Consider these six tips to help professionals move faster towards positive change.

  • Be ready and open to thinking differently. Einstein said, “The definition of insanity is doing the same thing over and over and expecting a different result.”  If you are not getting the results you want and you recognize that you are doing things in the same old way, it’s time to change how you think. Looking at an issue from a different perspective or a fresh outlook may be just the modification to help you find a better path. Thinking differently also means striving to attain a growth mindset. People with growth mindsets are open to learning and change.  Leaders with growth mindsets believe that their own talents – and those of other as well – can be further developed through hard work, good strategies, and regular feedback.
  • Manage your limiting self-talk and perfectionist tendencies. The speed of change depends on your ability to resist the negative stories you tell yourself that may hold you back. Don’t beat yourself up. Learn from your mistakes. Restrictive internal thoughts, by nature, will inhibit your decision making, increase your self-consciousness, and limit movement towards change. If you can resist negativity, you will be able to get back on the path to fast and real change. Perfectionism can slow change efforts, too. Perfectionism is tough to let go because many people see perfectionist tendencies as a positive trait. Perfectionists prefer to be 100% certain before making a fault-free decision, thus avoiding the risk and criticism that may come with that decision. To overcome perfectionist tendencies, push yourself to be more timely and reduce your need for full data and information before making a move or decision.
  • Do things in a different way. After thinking differently comes trying different actions. If your old approaches are not working, be willing to try something new. Shake things up. Try things you don’t generally do. Watch and learn from others who do things better than you do. Keep track of what works and what doesn’t work. Transformation does not occur when you fall into the trap of doing things the way they have always been done.
  • Change the people you listen to. Be circumspect of advisors who constantly give you the same stale or unoriginal thoughts and are not willing to embrace new ideas. If they are like this, it is time to look for new advisors.
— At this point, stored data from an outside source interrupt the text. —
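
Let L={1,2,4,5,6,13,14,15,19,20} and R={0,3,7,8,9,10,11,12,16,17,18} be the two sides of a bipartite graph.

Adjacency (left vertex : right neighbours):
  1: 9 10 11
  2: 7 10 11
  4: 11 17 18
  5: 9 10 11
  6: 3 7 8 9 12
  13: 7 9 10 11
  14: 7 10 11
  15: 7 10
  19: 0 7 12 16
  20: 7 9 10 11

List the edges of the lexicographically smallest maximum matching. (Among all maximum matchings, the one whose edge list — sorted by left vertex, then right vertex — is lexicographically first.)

Lex-smallest maximum matching: {(1,9), (2,7), (4,17), (5,10), (6,3), (13,11), (19,0)}

|M| = 7 (so the lex-smallest maximum matching has 7 edges)
process left vertices in ascending order; for each, take the smallest-labelled available neighbour that still permits 7 edges overall, or leave it unmatched if none does
lex-smallest matching: {1-9, 2-7, 4-17, 5-10, 6-3, 13-11, 19-0}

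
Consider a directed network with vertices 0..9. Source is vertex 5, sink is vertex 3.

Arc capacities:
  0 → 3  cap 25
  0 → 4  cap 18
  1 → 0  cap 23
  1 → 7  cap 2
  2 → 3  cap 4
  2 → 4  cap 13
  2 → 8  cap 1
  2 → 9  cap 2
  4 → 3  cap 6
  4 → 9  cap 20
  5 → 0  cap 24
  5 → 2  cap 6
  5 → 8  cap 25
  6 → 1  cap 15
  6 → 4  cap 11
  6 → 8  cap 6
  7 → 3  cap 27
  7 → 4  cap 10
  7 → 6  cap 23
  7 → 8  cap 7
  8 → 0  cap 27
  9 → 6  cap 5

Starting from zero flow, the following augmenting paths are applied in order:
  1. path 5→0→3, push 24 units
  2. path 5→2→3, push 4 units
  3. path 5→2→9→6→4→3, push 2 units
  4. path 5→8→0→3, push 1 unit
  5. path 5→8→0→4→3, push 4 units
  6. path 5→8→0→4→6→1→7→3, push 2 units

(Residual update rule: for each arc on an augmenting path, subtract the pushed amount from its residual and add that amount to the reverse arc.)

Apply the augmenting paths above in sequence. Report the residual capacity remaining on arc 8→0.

Residual capacity of (8,0): 20

after path 1 (5→0→3, push 24): res(8,0)=27
after path 2 (5→2→3, push 4): res(8,0)=27
after path 3 (5→2→9→6→4→3, push 2): res(8,0)=27
after path 4 (5→8→0→3, push 1): res(8,0)=26
after path 5 (5→8→0→4→3, push 4): res(8,0)=22
after path 6 (5→8→0→4→6→1→7→3, push 2): res(8,0)=20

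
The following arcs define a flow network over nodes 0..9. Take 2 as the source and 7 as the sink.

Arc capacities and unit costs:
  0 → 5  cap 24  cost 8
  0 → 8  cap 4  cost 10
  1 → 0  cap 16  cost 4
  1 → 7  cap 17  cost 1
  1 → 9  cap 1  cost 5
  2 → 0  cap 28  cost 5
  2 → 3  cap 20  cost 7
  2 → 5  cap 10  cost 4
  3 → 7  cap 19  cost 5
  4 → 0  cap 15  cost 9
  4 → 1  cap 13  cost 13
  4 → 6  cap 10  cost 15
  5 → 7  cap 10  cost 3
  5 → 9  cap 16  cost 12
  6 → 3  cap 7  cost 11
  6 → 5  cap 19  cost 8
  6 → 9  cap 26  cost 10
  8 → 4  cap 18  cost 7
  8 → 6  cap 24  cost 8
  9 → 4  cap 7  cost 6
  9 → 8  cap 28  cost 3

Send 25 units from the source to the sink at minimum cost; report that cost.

Minimum cost for 25 units: 250

shortest-cost path #1: 2→5→7 push 10 @ unit cost 7 (adds 70)
shortest-cost path #2: 2→3→7 push 15 @ unit cost 12 (adds 180)
total cost = 250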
Search for great advisors with wide-ranging experiences that fit what you need and who come at challenges and opportunities differently than you do. Diversity in your advisors will bring diversity of thought and, most likely, faster change and better results.
  • Be willing to make changes to your team. Just as you evaluate the advice you receive, you want to ensure you are regularly evaluating your team. You need the right team around you in order to succeed. The people on your team should be adaptable, flexible and enthusiastic to learn and do. Your incumbent team members could be exactly what you need if they are adaptable, want to grow and are willing to put in the effort needed. Realistically though, sometimes you will need to change out some members of your team. (Tip: If you bring on new people to your team, resist hiring people who are exactly like you.)
  • Celebrate victories, no matter how big or small. It is all right to pat yourself on the back and celebrate when you have done something well, especially when you have done something successfully that was out of your comfort zone. Give yourself some positive reinforcement. Positive reinforcement will motivate you afterward to repeat those behaviors.

If you want change and you want it to happen sooner rather than later, begin by looking in the mirror because the starting point is you. Be careful to not get caught up in your fears, in self-doubt, or in deflecting blame because those detractors will slow you down. Pivoting for change and innovation will be accelerated by your attitude to change.